(M-132) Population Pharmacokinetics and Exposure-Response Relationship of Amivantamab in Combination with Carboplatin-Pemetrexed: Analyses from PAPILLON Supporting the Weight-Tiered Q3W Regimen

Wangda Zhou, PhD – Associate Director, Janssen Research & Development; Lu Zhang, Pharm D – Senior Scientist, Janssen Research & Development; Trishala Agrawal, MD – Senior Medical Director, Janssen Research & Development; Pritam Kambuj, MD – Senior Director, Janssen Research & Development; Honeylet Wortman-Vayn, BS – Director, Janssen Research & Development; Mahadi Baig, MD – Executive Medical Director, Janssen Research & Development; Jaydeep Mehta, PhD – Associate Director, Janssen Research & Development; Pamela Clemens, PhD – Senior Director, Janssen Research & Development; Nahor Haddish-Berhane, PhD – Senior Director, Janssen Research & Development; Yaming Su, PhD – Director, Janssen Research & Development; Mahesh Samtani, PhD – Senior Director, Janssen Research & Development

Objectives: AMI was initially approved as a monotherapy for second-line treatment of NSCLC patients with EGFR exon 20 insertion (exon20ins) mutations whose disease has progressed on or after platinum-based chemotherapy based on CHRYSALIS study. The approved regimen is a weight-tiered Q2W IV regimen in a 28-day cycle with a cutoff of 80 kg [1].

PAPILLON is a Phase 3 study demonstrating a significant prolongation of progression free survival (PFS) of AMI in combination with CP (ACP) compared to CP alone for the first-line treatment of NSCLC patients with EGFR exon20ins mutations. To align with the regimen of chemotherapy and to ensure equivalent therapeutic exposure, AMI was adjusted to Q3W in a 21-day cycle at a slightly higher dose for each weight tier. Both Q2W and Q3W regimens applied QW loading doses in Cycle 1. Here we present the popPK and E-R analyses from PAPILLON study supporting the weight-tiered Q3W IV regimen.

Methods: The previous popPK model supporting the Q2W monotherapy regimen was updated based on pooled PK data of monotherapy and combination with CP from CHRYSALIS and PAPILLON studies. PK simulation was conducted to compare Q2W and Q3W regimens and to support subgroup analysis of PK exposures.
The E-R analysis for efficacy included PAPILLON participants who received ACP. The analysis focused on the primary endpoint PFS, using Kaplan-Meier plots and log-rank test. Impact of covariates were explored graphically and using Cox-PH modeling.
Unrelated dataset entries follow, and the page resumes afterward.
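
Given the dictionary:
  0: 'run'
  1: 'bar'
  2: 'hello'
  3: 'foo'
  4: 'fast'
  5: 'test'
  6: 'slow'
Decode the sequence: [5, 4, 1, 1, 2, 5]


Look up each index in the dictionary:
  5 -> 'test'
  4 -> 'fast'
  1 -> 'bar'
  1 -> 'bar'
  2 -> 'hello'
  5 -> 'test'

Decoded: "test fast bar bar hello test"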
Results: The updated popPK model was a 2-compartment model with parallel linear and Michaelis-Menten elimination. Baseline weight, age, albumin, and sex were identified as statistically significant PK covariates. Coadministration with CP had no impact on AMI PK. PK simulation demonstrated that AMI trough concentrations at the end of the QW loading phase and at steady state for the Q3W regimen were generally comparable to the approved Q2W regimen and between the two weight tiers. The 17% and 27% lower exposures in 60 to 70 kg and 70 to 80 kg subgroups were not clinically meaningful as these subgroups had similar PFS, supporting the 80 kg weight cutoff. AMI exposures were comparable across age and albumin subgroups.

A weak trend of positive E-R relationship for trough concentration at the end of the QW loading doses and PFS was observed, however, was insignificant in multivariable Cox-PH modeling after accounting for brain metastases and sex. The insignificant (flat) E-R relationship for PFS suggested that the Q3W regimen provided adequate exposure for efficacy. Males appeared to have 24% lower steady state exposure and shorter PFS than females, but the E-R relationship in males was flat, therefore no dose adjustment is warranted for males.

Conclusions: The popPK and E-R efficacy analyses adequately supported the weight-tiered Q3W IV regimen of AMI in combination with CP for the first-line treatment of NSCLC patients with EGFR exon20ins mutations.

Citations: [1] Haddish-Berhane N, Su Y, Russu A, Thayu M, Knoblauch RE, Mehta J, Xie J, Gibbs E, Sun YN, Zhou H. Determination and Confirmation of Recommended Ph2 Dose of Amivantamab in Epidermal Growth Factor Receptor Exon 20 Insertion Non-Small Cell Lung Cancer. Clin Pharmacol Ther. 2024 Mar;115(3):468-477. doi: 10.1002/cpt.3064.